Effect of Weld Zone and Forming Histories on Crushing Behaviour of Stretch-Formed Domes of Laser-Welded Blanks
摘要
In the present study, a 2 kW CNC-controlled fiber laser facility was utilized to weld extra deep drawing (EDD) steel sheets of 1.2 mm thickness to fabricate similar material combination laser-welded blanks (LWBs) with weld zone (WZ) lying at the center. The LWBs and monolithic EDD steels were subsequently deformed utilizing an indigenously developed stretch forming setup consisting of a hemispherical punch under both lubricated and unlubricated conditions to achieve a similar dome height of approximately 14.10 mm. All these specimens were compressed between two parallel flat platens under a quasi-static crushing speed of 2 mm/min.

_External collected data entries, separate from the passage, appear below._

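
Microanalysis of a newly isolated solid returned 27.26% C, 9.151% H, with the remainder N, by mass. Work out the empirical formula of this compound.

CH4N2

Assume 100 g: 27.26 g C, 9.151 g H, 63.589 g N.
C: 27.26 g ÷ 12.01 g/mol = 2.27 mol
H: 9.151 g ÷ 1.008 g/mol = 9.078 mol
N: 63.589 g ÷ 14.01 g/mol = 4.539 mol
Ratios (÷ 2.27): C 1.000, H 4.000, N 2.000
Ratio ≈ 1:4:2, so the empirical formula is CH4N2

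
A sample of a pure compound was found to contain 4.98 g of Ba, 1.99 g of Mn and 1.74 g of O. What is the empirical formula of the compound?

BaMnO3

n(Ba) = 4.98/137.33 = 0.03626, n(Mn) = 1.99/54.94 = 0.03622, n(O) = 1.74/16.00 = 0.1087
Divide by the smallest (0.03622 mol Mn): Ba 1.001, Mn 1.000, O 3.002
→ BaMnO3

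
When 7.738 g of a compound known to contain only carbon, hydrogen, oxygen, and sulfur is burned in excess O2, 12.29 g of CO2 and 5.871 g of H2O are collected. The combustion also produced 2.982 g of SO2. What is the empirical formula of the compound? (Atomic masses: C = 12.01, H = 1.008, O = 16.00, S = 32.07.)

mol C = 12.29 / 44.01 = 0.2793; mass C = 0.2793 × 12.01 = 3.354 g
mol H = 2 × (5.871 / 18.02) = 0.6516; mass H = 0.6516 × 1.008 = 0.6568 g
mol S = 2.982 / 64.07 = 0.04654; mass S = 1.493 g
mass O = 7.738 − (5.503) = 2.235 g → mol O = 0.1397
Ratios (÷ 0.04654): C 6.000, H 14.000, O 3.001, S 1.000
≈ 6:14:3:1 → C6H14O3S

C6H14O3S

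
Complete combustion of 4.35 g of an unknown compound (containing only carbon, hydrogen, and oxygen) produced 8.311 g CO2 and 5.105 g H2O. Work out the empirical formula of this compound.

mol C = 8.311 / 44.01 = 0.1888; mass C = 0.1888 × 12.01 = 2.268 g
mol H = 2 × (5.105 / 18.02) = 0.5666; mass H = 0.5666 × 1.008 = 0.5711 g
mass O = 4.35 − (2.839) = 1.511 g → mol O = 0.09443
Ratios (÷ 0.09443): C 2.000, H 6.000, O 1.000
≈ 2:6:1 → C2H6O

C2H6O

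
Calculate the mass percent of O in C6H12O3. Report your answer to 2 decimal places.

36.32%

Molar mass = 6(12.01) + 12(1.008) + 3(16.00) = 132.156 g/mol
Mass of O per mole = 3 × 16.00 = 48.000 g
% O = 48.000 / 132.156 × 100 = 36.32%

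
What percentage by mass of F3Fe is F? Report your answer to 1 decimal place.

Molar mass = 3(19.00) + 1(55.85) = 112.850 g/mol
Mass of F per mole = 3 × 19.00 = 57.000 g
% F = 57.000 / 112.850 × 100 = 50.5%

50.5%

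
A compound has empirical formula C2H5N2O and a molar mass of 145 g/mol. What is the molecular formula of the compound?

C4H10N4O2

Empirical-formula mass = 73.08 g/mol
n = 145 / 73.08 = 1.98 ≈ 2
Molecular formula = (C2H5N2O)2 = C4H10N4O2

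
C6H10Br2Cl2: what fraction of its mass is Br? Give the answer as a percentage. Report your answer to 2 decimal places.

51.08%

Molar mass = 6(12.01) + 10(1.008) + 2(79.90) + 2(35.45) = 312.840 g/mol
Mass of Br per mole = 2 × 79.90 = 159.800 g
% Br = 159.800 / 312.840 × 100 = 51.08%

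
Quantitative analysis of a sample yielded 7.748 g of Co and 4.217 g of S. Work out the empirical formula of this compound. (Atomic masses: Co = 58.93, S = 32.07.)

Co: 7.748 g ÷ 58.93 g/mol = 0.1315 mol
S: 4.217 g ÷ 32.07 g/mol = 0.1315 mol
Smallest is Co at 0.1315 mol; normalising gives Co 1.000, S 1.000
≈ 1:1 → CoS

CoS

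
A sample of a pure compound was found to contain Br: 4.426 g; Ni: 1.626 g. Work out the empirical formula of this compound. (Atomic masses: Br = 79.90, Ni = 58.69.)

Br2Ni

Br: 4.426 g ÷ 79.90 g/mol = 0.05539 mol
Ni: 1.626 g ÷ 58.69 g/mol = 0.0277 mol
Divide by the smallest (0.0277 mol Ni): Br 1.999, Ni 1.000
≈ 2:1 → Br2Ni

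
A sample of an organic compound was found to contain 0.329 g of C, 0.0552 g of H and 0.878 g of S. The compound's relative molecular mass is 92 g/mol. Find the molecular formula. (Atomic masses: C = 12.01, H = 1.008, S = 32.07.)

C2H4S2

Moles — C: 0.329 / 12.01 = 0.02739 mol; H: 0.0552 / 1.008 = 0.05476 mol; S: 0.878 / 32.07 = 0.02738 mol
Divide by the smallest (0.02738 mol S): C 1.001, H 2.000, S 1.000
→ CH2S
Empirical-formula mass = 46.10 g/mol
n = 92 / 46.10 = 2.00 ≈ 2
Molecular formula = (CH2S)×2 = C2H4S2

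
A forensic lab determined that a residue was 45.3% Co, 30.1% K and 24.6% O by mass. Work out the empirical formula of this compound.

CoKO2

Assume 100 g: 45.3 g Co, 30.1 g K, 24.6 g O.
n(Co) = 45.3/58.93 = 0.7687, n(K) = 30.1/39.10 = 0.7698, n(O) = 24.6/16.00 = 1.538
Ratios (÷ 0.7687): Co 1.000, K 1.001, O 2.000
≈ 1:1:2 → CoKO2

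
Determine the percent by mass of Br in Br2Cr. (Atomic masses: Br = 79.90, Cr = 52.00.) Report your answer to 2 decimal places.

Molar mass = 2(79.90) + 1(52.00) = 211.800 g/mol
Mass of Br per mole = 2 × 79.90 = 159.800 g
% Br = 159.800 / 211.800 × 100 = 75.45%

75.45%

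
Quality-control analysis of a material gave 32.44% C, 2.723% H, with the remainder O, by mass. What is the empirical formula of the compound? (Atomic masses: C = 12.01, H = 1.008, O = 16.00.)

C2H2O3

Assume 100 g: 32.44 g C, 2.723 g H, 64.837 g O.
C: 32.44 g ÷ 12.01 g/mol = 2.701 mol
H: 2.723 g ÷ 1.008 g/mol = 2.701 mol
O: 64.837 g ÷ 16.00 g/mol = 4.052 mol
Ratios (÷ 2.701): C 1.000, H 1.000, O 1.500
Multiply by 2: C 2.00, H 2.00, O 3.00 → C2H2O3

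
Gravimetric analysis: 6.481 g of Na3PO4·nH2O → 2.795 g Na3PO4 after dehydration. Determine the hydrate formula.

Na3PO4·12H2O

Mass of water lost = 6.481 − 2.795 = 3.686 g → 3.686 / 18.02 = 0.2046 mol H2O
Molar mass of Na3PO4 = 163.94 g/mol → mol Na3PO4 = 2.795 / 163.94 = 0.01705
n = 0.2046 / 0.01705 = 12.00 ≈ 12 → Na3PO4·12H2O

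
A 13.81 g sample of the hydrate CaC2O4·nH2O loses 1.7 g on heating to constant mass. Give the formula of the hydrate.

CaC2O4·H2O

Mass of anhydrous CaC2O4 = 13.81 − 1.7 = 12.11 g
mol H2O = 1.7 / 18.02 = 0.09434
Molar mass of CaC2O4 = 128.10 g/mol → mol CaC2O4 = 12.11 / 128.10 = 0.09454
n = 0.09434 / 0.09454 = 1.00 ≈ 1 → CaC2O4·H2O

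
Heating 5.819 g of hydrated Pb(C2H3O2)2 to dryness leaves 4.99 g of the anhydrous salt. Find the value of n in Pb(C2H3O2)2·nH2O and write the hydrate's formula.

Pb(C2H3O2)2·3H2O

Mass of water lost = 5.819 − 4.99 = 0.829 g → 0.829 / 18.02 = 0.046 mol H2O
Molar mass of Pb(C2H3O2)2 = 325.29 g/mol → mol Pb(C2H3O2)2 = 4.99 / 325.29 = 0.01534
n = 0.046 / 0.01534 = 3.00 ≈ 3 → Pb(C2H3O2)2·3H2O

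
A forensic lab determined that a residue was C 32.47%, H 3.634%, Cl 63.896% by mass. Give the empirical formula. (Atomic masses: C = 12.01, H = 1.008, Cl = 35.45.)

Assume 100 g: 32.47 g C, 3.634 g H, 63.896 g Cl.
Moles — C: 32.47 / 12.01 = 2.704 mol; H: 3.634 / 1.008 = 3.605 mol; Cl: 63.896 / 35.45 = 1.802 mol
Ratios (÷ 1.802): C 1.500, H 2.000, Cl 1.000
Scaling by 2: C 3.00, H 4.00, Cl 2.00 → C3H4Cl2

C3H4Cl2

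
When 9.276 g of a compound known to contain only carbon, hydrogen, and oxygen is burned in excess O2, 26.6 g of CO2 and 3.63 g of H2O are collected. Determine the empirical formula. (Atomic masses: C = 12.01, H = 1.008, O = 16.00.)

mol C = 26.6 / 44.01 = 0.6044; mass C = 0.6044 × 12.01 = 7.259 g
mol H = 2 × (3.63 / 18.02) = 0.4029; mass H = 0.4029 × 1.008 = 0.4061 g
mass O = 9.276 − (7.665) = 1.611 g → mol O = 0.1007
Ratios (÷ 0.1007): C 6.003, H 4.001, O 1.000
→ C6H4O

C6H4O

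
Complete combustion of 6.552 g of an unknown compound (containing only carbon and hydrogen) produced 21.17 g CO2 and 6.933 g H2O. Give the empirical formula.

C5H8

mol C = 21.17 / 44.01 = 0.4810; mass C = 0.4810 × 12.01 = 5.777 g
mol H = 2 × (6.933 / 18.02) = 0.7695; mass H = 0.7695 × 1.008 = 0.7756 g
Ratios (÷ 0.481): C 1.000, H 1.600
×5: C 5.00, H 8.00 → C5H8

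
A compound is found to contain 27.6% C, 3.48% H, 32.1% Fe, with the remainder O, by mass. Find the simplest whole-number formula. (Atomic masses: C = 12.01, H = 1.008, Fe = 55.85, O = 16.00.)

C4H6FeO4

Assume 100 g: 27.6 g C, 3.48 g H, 32.1 g Fe, 36.82 g O.
n(C) = 27.6/12.01 = 2.298, n(H) = 3.48/1.008 = 3.452, n(Fe) = 32.1/55.85 = 0.5748, n(O) = 36.82/16.00 = 2.301
Smallest is Fe at 0.5748 mol; normalising gives C 3.998, H 6.007, Fe 1.000, O 4.004
→ C4H6FeO4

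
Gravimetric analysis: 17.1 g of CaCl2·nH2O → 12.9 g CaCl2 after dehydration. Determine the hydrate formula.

CaCl2·2H2O

Mass of water lost = 17.1 − 12.9 = 4.2 g → 4.2 / 18.02 = 0.2331 mol H2O
Molar mass of CaCl2 = 110.98 g/mol → mol CaCl2 = 12.9 / 110.98 = 0.1162
n = 0.2331 / 0.1162 = 2.01 ≈ 2 → CaCl2·2H2O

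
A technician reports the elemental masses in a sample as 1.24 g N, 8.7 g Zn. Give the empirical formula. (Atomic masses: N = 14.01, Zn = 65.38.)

n(N) = 1.24/14.01 = 0.08851, n(Zn) = 8.7/65.38 = 0.1331
Ratios (÷ 0.08851): N 1.000, Zn 1.503
Multiply by 2: N 2.00, Zn 3.01 → N2Zn3

N2Zn3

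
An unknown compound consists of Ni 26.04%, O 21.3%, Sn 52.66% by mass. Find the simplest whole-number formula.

NiO3Sn

Assume 100 g: 26.04 g Ni, 21.3 g O, 52.66 g Sn.
Moles — Ni: 26.04 / 58.69 = 0.4437 mol; O: 21.3 / 16.00 = 1.331 mol; Sn: 52.66 / 118.71 = 0.4436 mol
Divide by the smallest (0.4436 mol Sn): Ni 1.000, O 3.001, Sn 1.000
Ratio ≈ 1:3:1, so the empirical formula is NiO3Sn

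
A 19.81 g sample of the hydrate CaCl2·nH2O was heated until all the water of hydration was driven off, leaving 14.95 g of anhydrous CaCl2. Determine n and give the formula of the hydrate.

CaCl2·2H2O

Mass of water lost = 19.81 − 14.95 = 4.86 g → 4.86 / 18.02 = 0.2697 mol H2O
Molar mass of CaCl2 = 110.98 g/mol → mol CaCl2 = 14.95 / 110.98 = 0.1347
n = 0.2697 / 0.1347 = 2.00 ≈ 2 → CaCl2·2H2O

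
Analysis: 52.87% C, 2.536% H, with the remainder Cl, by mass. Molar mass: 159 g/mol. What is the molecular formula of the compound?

Assume 100 g: 52.87 g C, 2.536 g H, 44.594 g Cl.
n(C) = 52.87/12.01 = 4.402, n(H) = 2.536/1.008 = 2.516, n(Cl) = 44.594/35.45 = 1.258
Ratios (÷ 1.258): C 3.500, H 2.000, Cl 1.000
Multiply by 2: C 7.00, H 4.00, Cl 2.00 → C7H4Cl2
Empirical-formula mass = 159.00 g/mol
n = 159 / 159.00 = 1.00 ≈ 1
Molecular formula = empirical formula = C7H4Cl2

C7H4Cl2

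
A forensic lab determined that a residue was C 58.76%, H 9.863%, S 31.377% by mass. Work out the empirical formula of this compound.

C5H10S

Assume 100 g: 58.76 g C, 9.863 g H, 31.377 g S.
Moles — C: 58.76 / 12.01 = 4.893 mol; H: 9.863 / 1.008 = 9.785 mol; S: 31.377 / 32.07 = 0.9784 mol
Divide by the smallest (0.9784 mol S): C 5.001, H 10.001, S 1.000
≈ 5:10:1 → C5H10S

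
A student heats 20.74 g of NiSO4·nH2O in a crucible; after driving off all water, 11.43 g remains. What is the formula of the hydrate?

Mass of water lost = 20.74 − 11.43 = 9.31 g → 9.31 / 18.02 = 0.5166 mol H2O
Molar mass of NiSO4 = 154.76 g/mol → mol NiSO4 = 11.43 / 154.76 = 0.07386
n = 0.5166 / 0.07386 = 7.00 ≈ 7 → NiSO4·7H2O

NiSO4·7H2O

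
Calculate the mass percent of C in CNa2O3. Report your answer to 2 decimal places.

11.33%

Molar mass = 1(12.01) + 2(22.99) + 3(16.00) = 105.990 g/mol
Mass of C per mole = 1 × 12.01 = 12.010 g
% C = 12.010 / 105.990 × 100 = 11.33%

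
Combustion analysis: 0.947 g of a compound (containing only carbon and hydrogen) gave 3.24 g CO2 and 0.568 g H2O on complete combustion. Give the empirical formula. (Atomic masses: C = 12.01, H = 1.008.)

C7H6

mol C = 3.24 / 44.01 = 0.07362; mass C = 0.07362 × 12.01 = 0.8842 g
mol H = 2 × (0.568 / 18.02) = 0.06304; mass H = 0.06304 × 1.008 = 0.06355 g
Divide by the smallest (0.06304 mol H): C 1.168, H 1.000
Multiply by 6: C 7.01, H 6.00 → C7H6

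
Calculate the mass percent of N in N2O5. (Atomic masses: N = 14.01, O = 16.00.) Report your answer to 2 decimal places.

Molar mass = 2(14.01) + 5(16.00) = 108.020 g/mol
Mass of N per mole = 2 × 14.01 = 28.020 g
% N = 28.020 / 108.020 × 100 = 25.94%

25.94%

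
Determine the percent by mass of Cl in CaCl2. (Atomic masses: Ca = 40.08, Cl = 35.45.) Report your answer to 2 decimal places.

Molar mass = 1(40.08) + 2(35.45) = 110.980 g/mol
Mass of Cl per mole = 2 × 35.45 = 70.900 g
% Cl = 70.900 / 110.980 × 100 = 63.89%

63.89%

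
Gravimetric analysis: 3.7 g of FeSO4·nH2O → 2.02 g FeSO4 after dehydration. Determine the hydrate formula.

Mass of water lost = 3.7 − 2.02 = 1.68 g → 1.68 / 18.02 = 0.09323 mol H2O
Molar mass of FeSO4 = 151.92 g/mol → mol FeSO4 = 2.02 / 151.92 = 0.0133
n = 0.09323 / 0.0133 = 7.01 ≈ 7 → FeSO4·7H2O

FeSO4·7H2O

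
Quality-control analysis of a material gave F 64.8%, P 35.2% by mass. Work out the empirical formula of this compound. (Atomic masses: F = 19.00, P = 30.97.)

Assume 100 g: 64.8 g F, 35.2 g P.
F: 64.8 g ÷ 19.00 g/mol = 3.411 mol
P: 35.2 g ÷ 30.97 g/mol = 1.137 mol
Smallest is P at 1.137 mol; normalising gives F 3.001, P 1.000
Ratio ≈ 3:1, so the empirical formula is F3P

F3P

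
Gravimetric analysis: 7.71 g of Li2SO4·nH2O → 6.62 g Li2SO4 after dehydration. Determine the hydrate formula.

Mass of water lost = 7.71 − 6.62 = 1.09 g → 1.09 / 18.02 = 0.06049 mol H2O
Molar mass of Li2SO4 = 109.95 g/mol → mol Li2SO4 = 6.62 / 109.95 = 0.06021
n = 0.06049 / 0.06021 = 1.00 ≈ 1 → Li2SO4·H2O

Li2SO4·H2O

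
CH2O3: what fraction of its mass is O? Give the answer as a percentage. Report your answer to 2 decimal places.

77.39%

Molar mass = 1(12.01) + 2(1.008) + 3(16.00) = 62.026 g/mol
Mass of O per mole = 3 × 16.00 = 48.000 g
% O = 48.000 / 62.026 × 100 = 77.39%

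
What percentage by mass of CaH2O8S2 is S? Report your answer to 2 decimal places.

27.38%

Molar mass = 1(40.08) + 2(1.008) + 8(16.00) + 2(32.07) = 234.236 g/mol
Mass of S per mole = 2 × 32.07 = 64.140 g
% S = 64.140 / 234.236 × 100 = 27.38%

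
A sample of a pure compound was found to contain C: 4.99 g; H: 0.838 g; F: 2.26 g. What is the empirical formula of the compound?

Moles — C: 4.99 / 12.01 = 0.4155 mol; H: 0.838 / 1.008 = 0.8313 mol; F: 2.26 / 19.00 = 0.1189 mol
Divide by the smallest (0.1189 mol F): C 3.493, H 6.989, F 1.000
Multiply by 2: C 6.99, H 13.98, F 2.00 → C7H14F2

C7H14F2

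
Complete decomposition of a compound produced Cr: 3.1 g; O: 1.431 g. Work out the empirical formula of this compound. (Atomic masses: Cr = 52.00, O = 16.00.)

Moles — Cr: 3.1 / 52.00 = 0.05962 mol; O: 1.431 / 16.00 = 0.08944 mol
Ratios (÷ 0.05962): Cr 1.000, O 1.500
Multiply by 2: Cr 2.00, O 3.00 → Cr2O3

Cr2O3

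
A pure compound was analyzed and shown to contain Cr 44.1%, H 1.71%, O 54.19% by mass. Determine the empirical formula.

Assume 100 g: 44.1 g Cr, 1.71 g H, 54.19 g O.
Moles — Cr: 44.1 / 52.00 = 0.8481 mol; H: 1.71 / 1.008 = 1.696 mol; O: 54.19 / 16.00 = 3.387 mol
Ratios (÷ 0.8481): Cr 1.000, H 2.000, O 3.994
≈ 1:2:4 → CrH2O4

CrH2O4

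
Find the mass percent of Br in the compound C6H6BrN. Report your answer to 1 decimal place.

Molar mass = 6(12.01) + 6(1.008) + 1(79.90) + 1(14.01) = 172.018 g/mol
Mass of Br per mole = 1 × 79.90 = 79.900 g
% Br = 79.900 / 172.018 × 100 = 46.4%

46.4%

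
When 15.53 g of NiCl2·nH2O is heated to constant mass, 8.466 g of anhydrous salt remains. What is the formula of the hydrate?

Mass of water lost = 15.53 − 8.466 = 7.064 g → 7.064 / 18.02 = 0.392 mol H2O
Molar mass of NiCl2 = 129.59 g/mol → mol NiCl2 = 8.466 / 129.59 = 0.06533
n = 0.392 / 0.06533 = 6.00 ≈ 6 → NiCl2·6H2O

NiCl2·6H2O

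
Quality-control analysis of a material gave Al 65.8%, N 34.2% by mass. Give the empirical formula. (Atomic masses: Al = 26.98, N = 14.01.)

AlN

Assume 100 g: 65.8 g Al, 34.2 g N.
Moles — Al: 65.8 / 26.98 = 2.439 mol; N: 34.2 / 14.01 = 2.441 mol
Smallest is Al at 2.439 mol; normalising gives Al 1.000, N 1.001
≈ 1:1 → AlN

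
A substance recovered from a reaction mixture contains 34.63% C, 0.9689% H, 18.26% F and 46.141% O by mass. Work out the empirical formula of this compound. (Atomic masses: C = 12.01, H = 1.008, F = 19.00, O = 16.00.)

Assume 100 g: 34.63 g C, 0.9689 g H, 18.26 g F, 46.141 g O.
C: 34.63 g ÷ 12.01 g/mol = 2.883 mol
H: 0.9689 g ÷ 1.008 g/mol = 0.9612 mol
F: 18.26 g ÷ 19.00 g/mol = 0.9611 mol
O: 46.141 g ÷ 16.00 g/mol = 2.884 mol
Smallest is F at 0.9611 mol; normalising gives C 3.000, H 1.000, F 1.000, O 3.001
→ C3HFO3

C3HFO3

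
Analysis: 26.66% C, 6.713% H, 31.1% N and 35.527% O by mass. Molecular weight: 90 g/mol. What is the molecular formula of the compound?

Assume 100 g: 26.66 g C, 6.713 g H, 31.1 g N, 35.527 g O.
C: 26.66 g ÷ 12.01 g/mol = 2.22 mol
H: 6.713 g ÷ 1.008 g/mol = 6.66 mol
N: 31.1 g ÷ 14.01 g/mol = 2.22 mol
O: 35.527 g ÷ 16.00 g/mol = 2.22 mol
Ratios (÷ 2.22): C 1.000, H 3.000, N 1.000, O 1.000
→ CH3NO
Empirical-formula mass = 45.04 g/mol
n = 90 / 45.04 = 2.00 ≈ 2
Molecular formula = (CH3NO)×2 = C2H6N2O2

C2H6N2O2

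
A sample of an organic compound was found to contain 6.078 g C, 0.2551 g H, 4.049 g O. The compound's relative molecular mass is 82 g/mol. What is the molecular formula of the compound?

C4H2O2

n(C) = 6.078/12.01 = 0.5061, n(H) = 0.2551/1.008 = 0.2531, n(O) = 4.049/16.00 = 0.2531
Divide by the smallest (0.2531 mol O): C 2.000, H 1.000, O 1.000
≈ 2:1:1 → C2HO
Empirical-formula mass = 41.03 g/mol
n = 82 / 41.03 = 2.00 ≈ 2
Molecular formula = (C2HO)×2 = C4H2O2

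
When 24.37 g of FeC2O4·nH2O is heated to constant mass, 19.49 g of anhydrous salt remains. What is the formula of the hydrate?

FeC2O4·2H2O

Mass of water lost = 24.37 − 19.49 = 4.88 g → 4.88 / 18.02 = 0.2708 mol H2O
Molar mass of FeC2O4 = 143.87 g/mol → mol FeC2O4 = 19.49 / 143.87 = 0.1355
n = 0.2708 / 0.1355 = 2.00 ≈ 2 → FeC2O4·2H2O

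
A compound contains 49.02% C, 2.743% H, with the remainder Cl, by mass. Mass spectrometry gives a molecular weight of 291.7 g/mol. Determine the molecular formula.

C12H8Cl4

Assume 100 g: 49.02 g C, 2.743 g H, 48.237 g Cl.
C: 49.02 g ÷ 12.01 g/mol = 4.082 mol
H: 2.743 g ÷ 1.008 g/mol = 2.721 mol
Cl: 48.237 g ÷ 35.45 g/mol = 1.361 mol
Ratios (÷ 1.361): C 3.000, H 2.000, Cl 1.000
≈ 3:2:1 → C3H2Cl
Empirical-formula mass = 73.50 g/mol
n = 291.7 / 73.50 = 3.97 ≈ 4
Molecular formula = (C3H2Cl)×4 = C12H8Cl4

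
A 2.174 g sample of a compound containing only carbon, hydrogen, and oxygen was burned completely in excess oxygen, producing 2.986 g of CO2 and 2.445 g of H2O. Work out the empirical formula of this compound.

mol C = 2.986 / 44.01 = 0.06785; mass C = 0.06785 × 12.01 = 0.8149 g
mol H = 2 × (2.445 / 18.02) = 0.2714; mass H = 0.2714 × 1.008 = 0.2735 g
mass O = 2.174 − (1.088) = 1.086 g → mol O = 0.06785
Smallest is C at 0.06785 mol; normalising gives C 1.000, H 4.000, O 1.000
Ratio ≈ 1:4:1, so the empirical formula is CH4O

CH4O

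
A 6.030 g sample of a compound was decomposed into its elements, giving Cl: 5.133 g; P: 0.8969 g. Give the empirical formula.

Cl5P

Cl: 5.133 g ÷ 35.45 g/mol = 0.1448 mol
P: 0.8969 g ÷ 30.97 g/mol = 0.02896 mol
Divide by the smallest (0.02896 mol P): Cl 5.000, P 1.000
Ratio ≈ 5:1, so the empirical formula is Cl5P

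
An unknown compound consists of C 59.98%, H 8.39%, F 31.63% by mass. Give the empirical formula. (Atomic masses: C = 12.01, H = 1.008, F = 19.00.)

C3H5F

Assume 100 g: 59.98 g C, 8.39 g H, 31.63 g F.
n(C) = 59.98/12.01 = 4.994, n(H) = 8.39/1.008 = 8.323, n(F) = 31.63/19.00 = 1.665
Smallest is F at 1.665 mol; normalising gives C 3.000, H 5.000, F 1.000
≈ 3:5:1 → C3H5F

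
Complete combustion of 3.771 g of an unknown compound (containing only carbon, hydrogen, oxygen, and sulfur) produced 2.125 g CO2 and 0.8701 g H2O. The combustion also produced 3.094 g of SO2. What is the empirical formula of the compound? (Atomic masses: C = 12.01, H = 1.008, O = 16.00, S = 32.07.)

mol C = 2.125 / 44.01 = 0.04828; mass C = 0.04828 × 12.01 = 0.5799 g
mol H = 2 × (0.8701 / 18.02) = 0.09657; mass H = 0.09657 × 1.008 = 0.09734 g
mol S = 3.094 / 64.07 = 0.04829; mass S = 1.549 g
mass O = 3.771 − (2.226) = 1.545 g → mol O = 0.09657
Smallest is C at 0.04828 mol; normalising gives C 1.000, H 2.000, O 2.000, S 1.000
≈ 1:2:2:1 → CH2O2S

CH2O2S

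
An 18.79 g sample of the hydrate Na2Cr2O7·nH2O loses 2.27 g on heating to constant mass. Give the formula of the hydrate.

Na2Cr2O7·2H2O

Mass of anhydrous Na2Cr2O7 = 18.79 − 2.27 = 16.52 g
mol H2O = 2.27 / 18.02 = 0.126
Molar mass of Na2Cr2O7 = 261.98 g/mol → mol Na2Cr2O7 = 16.52 / 261.98 = 0.06306
n = 0.126 / 0.06306 = 2.00 ≈ 2 → Na2Cr2O7·2H2O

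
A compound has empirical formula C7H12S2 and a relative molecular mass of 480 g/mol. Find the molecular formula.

Empirical-formula mass = 160.31 g/mol
n = 480 / 160.31 = 2.99 ≈ 3
Molecular formula = (C7H12S2)3 = C21H36S6

C21H36S6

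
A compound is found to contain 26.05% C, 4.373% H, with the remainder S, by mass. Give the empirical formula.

Assume 100 g: 26.05 g C, 4.373 g H, 69.577 g S.
Moles — C: 26.05 / 12.01 = 2.169 mol; H: 4.373 / 1.008 = 4.338 mol; S: 69.577 / 32.07 = 2.17 mol
Ratios (÷ 2.169): C 1.000, H 2.000, S 1.000
→ CH2S

CH2S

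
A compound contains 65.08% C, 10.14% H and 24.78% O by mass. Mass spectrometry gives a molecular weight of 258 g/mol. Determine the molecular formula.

C14H26O4

Assume 100 g: 65.08 g C, 10.14 g H, 24.78 g O.
n(C) = 65.08/12.01 = 5.419, n(H) = 10.14/1.008 = 10.06, n(O) = 24.78/16.00 = 1.549
Ratios (÷ 1.549): C 3.499, H 6.495, O 1.000
Multiply by 2: C 7.00, H 12.99, O 2.00 → C7H13O2
Empirical-formula mass = 129.17 g/mol
n = 258 / 129.17 = 2.00 ≈ 2
Molecular formula = (C7H13O2)×2 = C14H26O4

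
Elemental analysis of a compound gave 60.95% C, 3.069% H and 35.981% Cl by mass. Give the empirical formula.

C5H3Cl

Assume 100 g: 60.95 g C, 3.069 g H, 35.981 g Cl.
C: 60.95 g ÷ 12.01 g/mol = 5.075 mol
H: 3.069 g ÷ 1.008 g/mol = 3.045 mol
Cl: 35.981 g ÷ 35.45 g/mol = 1.015 mol
Smallest is Cl at 1.015 mol; normalising gives C 5.000, H 3.000, Cl 1.000
≈ 5:3:1 → C5H3Cl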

The compression of the stretch-formed domes initiated with flattening of the hemispherical portion. Later, inward dimpling of hemispherical portion followed by flattening of the conical portion were witnessed. It was found that the load progression during crushing of the lubricated stretch-formed specimens was better than that of the unlubricated specimens. Overall, a 4%–5% increase in the energy absorption and mean crushing load was observed in all the lubricated EDD and LWB specimens in comparison to their respective unlubricated specimens. Moreover, due to the presence of the WZ, the LWBs absorbed 4% more energy than the monolithic EDD steels. The FE model of crushing test was developed, and it was validated that the prediction results were better with incorporation of anisotropy of the sheet metal, WZ properties, and forming histories in terms of effective plastic strain and thickness distribution.